Shapiro, who was born in the former Soviet Union, was recognized for his development of novel methods for noninvasively visualizing cells in the interiors of living organisms. By engineering proteins that can be visualized or controlled by existing techniques such as ultrasound and magnetic resonance imaging (MRI), the Shapiro group has produced innovations with the potential to dramatically improve biological and medical imagery, including pioneering the use of microscopic gas vesicles to enhance ultrasound imagery. Shapiro has demonstrated that gas vesicles and other biomolecules can be used to monitor and manipulate genetically engineered microorganisms, suggesting that they may have a future application as therapeutic agents.

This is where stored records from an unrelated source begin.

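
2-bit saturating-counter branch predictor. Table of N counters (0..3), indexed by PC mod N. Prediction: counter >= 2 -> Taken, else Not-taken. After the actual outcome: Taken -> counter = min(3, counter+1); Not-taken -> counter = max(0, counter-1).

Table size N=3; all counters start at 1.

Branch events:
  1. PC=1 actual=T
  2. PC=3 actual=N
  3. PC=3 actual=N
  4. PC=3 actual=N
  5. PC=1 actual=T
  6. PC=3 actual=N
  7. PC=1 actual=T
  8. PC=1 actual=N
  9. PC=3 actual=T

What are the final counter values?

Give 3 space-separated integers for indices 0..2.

Answer: 1 2 1

Derivation:
Ev 1: PC=1 idx=1 pred=N actual=T -> ctr[1]=2
Ev 2: PC=3 idx=0 pred=N actual=N -> ctr[0]=0
Ev 3: PC=3 idx=0 pred=N actual=N -> ctr[0]=0
Ev 4: PC=3 idx=0 pred=N actual=N -> ctr[0]=0
Ev 5: PC=1 idx=1 pred=T actual=T -> ctr[1]=3
Ev 6: PC=3 idx=0 pred=N actual=N -> ctr[0]=0
Ev 7: PC=1 idx=1 pred=T actual=T -> ctr[1]=3
Ev 8: PC=1 idx=1 pred=T actual=N -> ctr[1]=2
Ev 9: PC=3 idx=0 pred=N actual=T -> ctr[0]=1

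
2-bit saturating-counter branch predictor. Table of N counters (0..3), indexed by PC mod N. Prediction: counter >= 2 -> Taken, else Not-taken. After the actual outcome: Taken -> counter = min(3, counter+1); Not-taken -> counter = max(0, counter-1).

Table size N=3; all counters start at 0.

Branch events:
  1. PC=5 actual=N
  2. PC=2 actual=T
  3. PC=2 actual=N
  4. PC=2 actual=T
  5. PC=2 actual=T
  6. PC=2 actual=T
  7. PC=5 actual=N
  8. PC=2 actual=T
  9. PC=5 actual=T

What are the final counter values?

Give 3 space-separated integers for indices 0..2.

Answer: 0 0 3

Derivation:
Ev 1: PC=5 idx=2 pred=N actual=N -> ctr[2]=0
Ev 2: PC=2 idx=2 pred=N actual=T -> ctr[2]=1
Ev 3: PC=2 idx=2 pred=N actual=N -> ctr[2]=0
Ev 4: PC=2 idx=2 pred=N actual=T -> ctr[2]=1
Ev 5: PC=2 idx=2 pred=N actual=T -> ctr[2]=2
Ev 6: PC=2 idx=2 pred=T actual=T -> ctr[2]=3
Ev 7: PC=5 idx=2 pred=T actual=N -> ctr[2]=2
Ev 8: PC=2 idx=2 pred=T actual=T -> ctr[2]=3
Ev 9: PC=5 idx=2 pred=T actual=T -> ctr[2]=3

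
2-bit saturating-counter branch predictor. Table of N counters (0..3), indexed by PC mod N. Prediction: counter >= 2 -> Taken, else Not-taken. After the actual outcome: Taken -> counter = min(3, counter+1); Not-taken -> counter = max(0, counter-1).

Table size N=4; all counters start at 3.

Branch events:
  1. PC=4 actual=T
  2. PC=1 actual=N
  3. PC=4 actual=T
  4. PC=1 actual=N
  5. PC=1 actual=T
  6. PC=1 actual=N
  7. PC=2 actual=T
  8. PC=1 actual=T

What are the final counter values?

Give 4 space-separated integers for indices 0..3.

Ev 1: PC=4 idx=0 pred=T actual=T -> ctr[0]=3
Ev 2: PC=1 idx=1 pred=T actual=N -> ctr[1]=2
Ev 3: PC=4 idx=0 pred=T actual=T -> ctr[0]=3
Ev 4: PC=1 idx=1 pred=T actual=N -> ctr[1]=1
Ev 5: PC=1 idx=1 pred=N actual=T -> ctr[1]=2
Ev 6: PC=1 idx=1 pred=T actual=N -> ctr[1]=1
Ev 7: PC=2 idx=2 pred=T actual=T -> ctr[2]=3
Ev 8: PC=1 idx=1 pred=N actual=T -> ctr[1]=2

Answer: 3 2 3 3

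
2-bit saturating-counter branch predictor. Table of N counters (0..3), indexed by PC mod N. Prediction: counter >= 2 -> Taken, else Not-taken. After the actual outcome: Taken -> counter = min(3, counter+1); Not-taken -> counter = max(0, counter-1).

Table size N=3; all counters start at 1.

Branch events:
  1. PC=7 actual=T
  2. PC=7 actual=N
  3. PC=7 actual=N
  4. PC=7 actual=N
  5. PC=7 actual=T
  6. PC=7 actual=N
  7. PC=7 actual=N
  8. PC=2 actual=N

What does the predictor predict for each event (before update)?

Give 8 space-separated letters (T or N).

Answer: N T N N N N N N

Derivation:
Ev 1: PC=7 idx=1 pred=N actual=T -> ctr[1]=2
Ev 2: PC=7 idx=1 pred=T actual=N -> ctr[1]=1
Ev 3: PC=7 idx=1 pred=N actual=N -> ctr[1]=0
Ev 4: PC=7 idx=1 pred=N actual=N -> ctr[1]=0
Ev 5: PC=7 idx=1 pred=N actual=T -> ctr[1]=1
Ev 6: PC=7 idx=1 pred=N actual=N -> ctr[1]=0
Ev 7: PC=7 idx=1 pred=N actual=N -> ctr[1]=0
Ev 8: PC=2 idx=2 pred=N actual=N -> ctr[2]=0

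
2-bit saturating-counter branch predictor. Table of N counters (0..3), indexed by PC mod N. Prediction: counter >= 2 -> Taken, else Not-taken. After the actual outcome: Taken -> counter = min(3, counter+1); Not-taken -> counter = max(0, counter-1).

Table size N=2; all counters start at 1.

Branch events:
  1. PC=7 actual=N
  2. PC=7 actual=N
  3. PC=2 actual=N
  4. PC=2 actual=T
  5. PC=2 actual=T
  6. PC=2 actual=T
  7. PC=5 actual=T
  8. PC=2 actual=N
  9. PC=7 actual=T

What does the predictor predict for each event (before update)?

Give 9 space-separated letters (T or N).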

Research from Shapiro's lab has also led to a new method for noninvasively turning neural circuits on and off in the brain, using a combination of gene therapy, ultrasound, and synthetic drugs.
Earlier in this academic year, Shapiro was awarded the Roger Tsien Award for Excellence in Chemical Biology. He has been honored with many other awards, including the Camille Dreyfus Teacher-Scholar award (2018), a Packard Fellowship (2016) and a Pew Scholarship (2016).